On the outbreak of the Second World War, as temporary lieutenant-general Lindsell was appointed quartermaster-general of the BEF. After being evacuated from Dunkirk he returned to England to help reconstruct the British army. Establishing his headquarters at Kneller Hall, Twickenham, he set about his task with vigour. After a year's work he was selected by H. D. R. Margesson the secretary of state for war, for secondment to the Ministry of Supply under Sir Andrew Duncan and Lord Beaverbrook. His post was that of senior military adviser for the re-equipment of the army. He performed his task with such marked success that less than a year afterwards Britain had thirteen fully trained and equipped divisions in readiness to defend the country against a German invasion. In 1942 Lindsell was appointed lieutenant-general in charge of administration in the middle east, as one of General Montgomery's team to revitalize the Eighth Army.
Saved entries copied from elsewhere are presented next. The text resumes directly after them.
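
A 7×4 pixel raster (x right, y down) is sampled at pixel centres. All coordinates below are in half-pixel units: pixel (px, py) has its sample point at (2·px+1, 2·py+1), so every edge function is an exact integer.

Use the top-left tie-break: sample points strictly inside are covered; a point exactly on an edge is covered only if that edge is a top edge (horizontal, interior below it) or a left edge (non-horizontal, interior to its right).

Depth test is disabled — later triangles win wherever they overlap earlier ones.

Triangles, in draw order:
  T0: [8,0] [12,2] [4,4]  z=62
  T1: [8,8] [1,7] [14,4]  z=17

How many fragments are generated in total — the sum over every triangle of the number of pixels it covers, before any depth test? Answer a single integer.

T0:
  2·area = 24
  edge (8, 0)→(12, 2): d=(4,2) right/bottom  bias=-1
  edge (12, 2)→(4, 4): d=(-8,2) right/bottom  bias=-1
  edge (4, 4)→(8, 0): d=(4,-4) top-left  bias=+0
    (3,0)@(7, 1): e=[6,18,0] → █  [on edge]
    (4,0)@(9, 1): e=[2,14,8] → █
    (5,0)@(11, 1): e=[-2,10,16] → ·
    (2,1)@(5, 3): e=[18,6,0] → █  [on edge]
    (4,1)@(9, 3): e=[10,-2,16] → ·
    (1,2)@(3, 5): e=[30,-6,0] → ·  [on edge]
    (2,2)@(5, 5): e=[26,-10,8] → ·
    (3,2)@(7, 5): e=[22,-14,16] → ·
    (0,3)@(1, 7): e=[42,-18,0] → ·  [on edge]
  covered (4 px):
    · · · █ █ · ·
    · · █ █ · · ·
    · · · · · · ·
    · · · · · · ·
T1:
  2·area = 34
  edge (8, 8)→(1, 7): d=(-7,-1) top-left  bias=+0
  edge (1, 7)→(14, 4): d=(13,-3) top-left  bias=+0
  edge (14, 4)→(8, 8): d=(-6,4) right/bottom  bias=-1
    (5,2)@(11, 5): e=[24,4,6] → █
    (6,2)@(13, 5): e=[26,10,-2] → ·
    (0,3)@(1, 7): e=[0,0,34] → █  [on edge]
    (1,3)@(3, 7): e=[2,6,26] → █
    (2,3)@(5, 7): e=[4,12,18] → █
    (3,3)@(7, 7): e=[6,18,10] → █
    (4,3)@(9, 7): e=[8,24,2] → █
    (5,3)@(11, 7): e=[10,30,-6] → ·
  covered (6 px):
    · · · · · · ·
    · · · · · · ·
    · · · · · █ ·
    █ █ █ █ █ · ·

Final: 10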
Following the successful desert campaign, Lindsell was selected in 1943 to be principal administration officer to the Fourteenth Army in India in preparation for the attack against the Japanese in Burma led by General W. J. Slim. In 1945 Lindsell, or Tommy, as he was affectionately known, returned to England for attachment to the Board of Trade to co-ordinate the clearing of factories used for wartime storage, so that peacetime production could begin.

Lindsell was appointed KBE (1940), CB (1942), KCB (1943), and GBE (1946). The Second World War also brought him the US Legion of Merit (degree of commander) and three mentions in dispatches. He was made an honorary LLD by Aberdeen University.